I could not talk to Paul, nor my wife, nor anyone else I could think of except one. Richard. He, Cobb, and Hunt had been intertwined in some fashion I didn’t understand, but intertwined they were, at least in my analysis of their proximity at the harbor, their special attachment, but at some sort of distance, from the White House staff and seemingly everyone else. My combined fear and grief over the passing of Hunt was haunting me. Her husband was being pursued by the legal authorities in D.C. for his role in the Watergate break-in and now coverup. There seemed no stopping any of that, and certainly no expressed sympathy for the man who’d just lost his wife. What kind of cold-blooded system was I dealing with, where I, at my great distance from it and unimportance to it all, was the only person who seemed to be hurt and giving a damn? I knew I wasn’t quite right. Lt. Jim Webb, the company commander of Echo Company, on my distant flank in Vietnam, had so accurately pointed that out one afternoon. Was my reaction to all I’d been through so far off that I couldn’t even understand the emotions of the people around me anymore?
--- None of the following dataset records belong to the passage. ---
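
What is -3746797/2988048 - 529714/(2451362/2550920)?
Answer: -2018816529669498877/3662393660688 ≈ -5.5123e+5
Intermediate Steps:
-3746797/2988048 - 529714/(2451362/2550920) = -3746797*1/2988048 - 529714/(2451362*(1/2550920)) = -3746797/2988048 - 529714/1225681/1275460 = -3746797/2988048 - 529714*1275460/1225681 = -3746797/2988048 - 675629018440/1225681 = -2018816529669498877/3662393660688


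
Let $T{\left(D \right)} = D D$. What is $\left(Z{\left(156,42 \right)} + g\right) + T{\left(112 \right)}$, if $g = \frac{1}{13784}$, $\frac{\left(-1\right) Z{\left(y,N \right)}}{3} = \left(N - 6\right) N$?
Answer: $\frac{110382273}{13784} \approx 8008.0$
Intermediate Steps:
$Z{\left(y,N \right)} = - 3 N \left(-6 + N\right)$ ($Z{\left(y,N \right)} = - 3 \left(N - 6\right) N = - 3 \left(-6 + N\right) N = - 3 N \left(-6 + N\right)$)
$g = \frac{1}{13784} \approx 7.2548 \cdot 10^{-5}$
$T{\left(D \right)} = D^{2}$
$\left(Z{\left(156,42 \right)} + g\right) + T{\left(112 \right)} = \left(3 \cdot 42 \left(6 - 42\right) + \frac{1}{13784}\right) + 112^{2} = \left(3 \cdot 42 \left(6 - 42\right) + \frac{1}{13784}\right) + 12544 = \left(3 \cdot 42 \left(-36\right) + \frac{1}{13784}\right) + 12544 = \left(-4536 + \frac{1}{13784}\right) + 12544 = - \frac{62524223}{13784} + 12544 = \frac{110382273}{13784}$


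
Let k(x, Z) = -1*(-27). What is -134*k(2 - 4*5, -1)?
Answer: -3618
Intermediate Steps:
k(x, Z) = 27
-134*k(2 - 4*5, -1) = -134*27 = -3618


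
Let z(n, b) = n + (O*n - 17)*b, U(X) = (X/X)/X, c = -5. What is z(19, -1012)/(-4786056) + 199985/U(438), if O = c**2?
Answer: 419227061675557/4786056 ≈ 8.7593e+7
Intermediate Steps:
U(X) = 1/X
O = 25 (O = (-5)**2 = 25)
z(n, b) = n + b*(-17 + 25*n) (z(n, b) = n + (25*n - 17)*b = n + (-17 + 25*n)*b = n + b*(-17 + 25*n))
z(19, -1012)/(-4786056) + 199985/U(438) = (19 - 17*(-1012) + 25*(-1012)*19)/(-4786056) + 199985/(1/438) = (19 + 17204 - 480700)*(-1/4786056) + 199985/(1/438) = -463477*(-1/4786056) + 199985*438 = 463477/4786056 + 87593430 = 419227061675557/4786056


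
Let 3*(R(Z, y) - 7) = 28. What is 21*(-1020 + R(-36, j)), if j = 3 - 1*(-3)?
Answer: -21077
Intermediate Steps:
j = 6 (j = 3 + 3 = 6)
R(Z, y) = 49/3 (R(Z, y) = 7 + (⅓)*28 = 7 + 28/3 = 49/3)
21*(-1020 + R(-36, j)) = 21*(-1020 + 49/3) = 21*(-3011/3) = -21077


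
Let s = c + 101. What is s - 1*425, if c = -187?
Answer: -511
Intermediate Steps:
s = -86 (s = -187 + 101 = -86)
s - 1*425 = -86 - 1*425 = -86 - 425 = -511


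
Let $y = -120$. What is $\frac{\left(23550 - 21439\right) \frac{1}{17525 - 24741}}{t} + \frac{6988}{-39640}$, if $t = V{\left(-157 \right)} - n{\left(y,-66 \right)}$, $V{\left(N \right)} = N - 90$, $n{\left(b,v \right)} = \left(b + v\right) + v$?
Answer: $- \frac{8395177}{35755280} \approx -0.2348$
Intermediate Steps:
$n{\left(b,v \right)} = b + 2 v$
$V{\left(N \right)} = -90 + N$
$t = 5$ ($t = \left(-90 - 157\right) - \left(-120 + 2 \left(-66\right)\right) = -247 - \left(-120 - 132\right) = -247 - -252 = -247 + 252 = 5$)
$\frac{\left(23550 - 21439\right) \frac{1}{17525 - 24741}}{t} + \frac{6988}{-39640} = \frac{\left(23550 - 21439\right) \frac{1}{17525 - 24741}}{5} + \frac{6988}{-39640} = \frac{2111}{-7216} \cdot \frac{1}{5} + 6988 \left(- \frac{1}{39640}\right) = 2111 \left(- \frac{1}{7216}\right) \frac{1}{5} - \frac{1747}{9910} = \left(- \frac{2111}{7216}\right) \frac{1}{5} - \frac{1747}{9910} = - \frac{2111}{36080} - \frac{1747}{9910} = - \frac{8395177}{35755280}$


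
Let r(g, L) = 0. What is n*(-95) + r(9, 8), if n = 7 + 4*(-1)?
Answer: -285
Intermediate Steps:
n = 3 (n = 7 - 4 = 3)
n*(-95) + r(9, 8) = 3*(-95) + 0 = -285 + 0 = -285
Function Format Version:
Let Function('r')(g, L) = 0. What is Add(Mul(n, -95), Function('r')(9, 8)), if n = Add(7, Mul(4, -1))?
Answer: -285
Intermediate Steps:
n = 3 (n = Add(7, -4) = 3)
Add(Mul(n, -95), Function('r')(9, 8)) = Add(Mul(3, -95), 0) = Add(-285, 0) = -285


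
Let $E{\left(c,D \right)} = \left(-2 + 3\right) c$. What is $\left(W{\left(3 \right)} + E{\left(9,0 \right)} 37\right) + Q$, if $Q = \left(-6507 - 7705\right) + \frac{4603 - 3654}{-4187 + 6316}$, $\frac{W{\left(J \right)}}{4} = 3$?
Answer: $- \frac{29521894}{2129} \approx -13867.0$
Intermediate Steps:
$E{\left(c,D \right)} = c$ ($E{\left(c,D \right)} = 1 c = c$)
$W{\left(J \right)} = 12$ ($W{\left(J \right)} = 4 \cdot 3 = 12$)
$Q = - \frac{30256399}{2129}$ ($Q = -14212 + \frac{949}{2129} = - \frac{30256399}{2129} \approx -14212.0$)
$\left(W{\left(3 \right)} + E{\left(9,0 \right)} 37\right) + Q = \left(12 + 9 \cdot 37\right) - \frac{30256399}{2129} = \left(12 + 333\right) - \frac{30256399}{2129} = 345 - \frac{30256399}{2129} = - \frac{29521894}{2129}$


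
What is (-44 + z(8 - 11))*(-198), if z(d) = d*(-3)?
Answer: 6930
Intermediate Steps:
z(d) = -3*d
(-44 + z(8 - 11))*(-198) = (-44 - 3*(8 - 11))*(-198) = (-44 - 3*(-3))*(-198) = (-44 + 9)*(-198) = -35*(-198) = 6930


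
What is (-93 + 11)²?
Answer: 6724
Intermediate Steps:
(-93 + 11)² = (-82)² = 6724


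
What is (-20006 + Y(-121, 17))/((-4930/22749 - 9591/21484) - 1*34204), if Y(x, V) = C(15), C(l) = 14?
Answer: 9770880403872/16717170507043 ≈ 0.58448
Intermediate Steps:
Y(x, V) = 14
(-20006 + Y(-121, 17))/((-4930/22749 - 9591/21484) - 1*34204) = (-20006 + 14)/((-4930/22749 - 9591/21484) - 1*34204) = -19992/((-4930*1/22749 - 9591*1/21484) - 34204) = -19992/((-4930/22749 - 9591/21484) - 34204) = -19992/(-324101779/488739516 - 34204) = -19992/(-16717170507043/488739516) = -19992*(-488739516/16717170507043) = 9770880403872/16717170507043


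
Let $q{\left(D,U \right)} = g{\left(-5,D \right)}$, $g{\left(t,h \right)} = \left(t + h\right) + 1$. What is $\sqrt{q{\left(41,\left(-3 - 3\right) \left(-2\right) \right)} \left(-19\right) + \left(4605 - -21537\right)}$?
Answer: $\sqrt{25439} \approx 159.5$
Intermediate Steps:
$g{\left(t,h \right)} = 1 + h + t$ ($g{\left(t,h \right)} = \left(h + t\right) + 1 = 1 + h + t$)
$q{\left(D,U \right)} = -4 + D$ ($q{\left(D,U \right)} = 1 + D - 5 = -4 + D$)
$\sqrt{q{\left(41,\left(-3 - 3\right) \left(-2\right) \right)} \left(-19\right) + \left(4605 - -21537\right)} = \sqrt{\left(-4 + 41\right) \left(-19\right) + \left(4605 - -21537\right)} = \sqrt{37 \left(-19\right) + \left(4605 + 21537\right)} = \sqrt{-703 + 26142} = \sqrt{25439}$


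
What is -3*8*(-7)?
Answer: 168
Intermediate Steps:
-3*8*(-7) = -24*(-7) = 168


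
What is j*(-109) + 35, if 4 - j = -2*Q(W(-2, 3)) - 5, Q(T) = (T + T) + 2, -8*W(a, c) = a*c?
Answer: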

I pulled into the harbor area. It was midday, so the workers were everywhere and work vehicles, as well. It was all I could do to guide my now dust-covered Volkswagen onto the part of the dirt road leading to where Richard’s and Cobb’s boats sat bobbing in their slips. Just before I made the turn to veer in that direction a figure appeared, waving me over. It was Butch. I didn’t have anything to say to him but couldn’t ignore his appearance before me.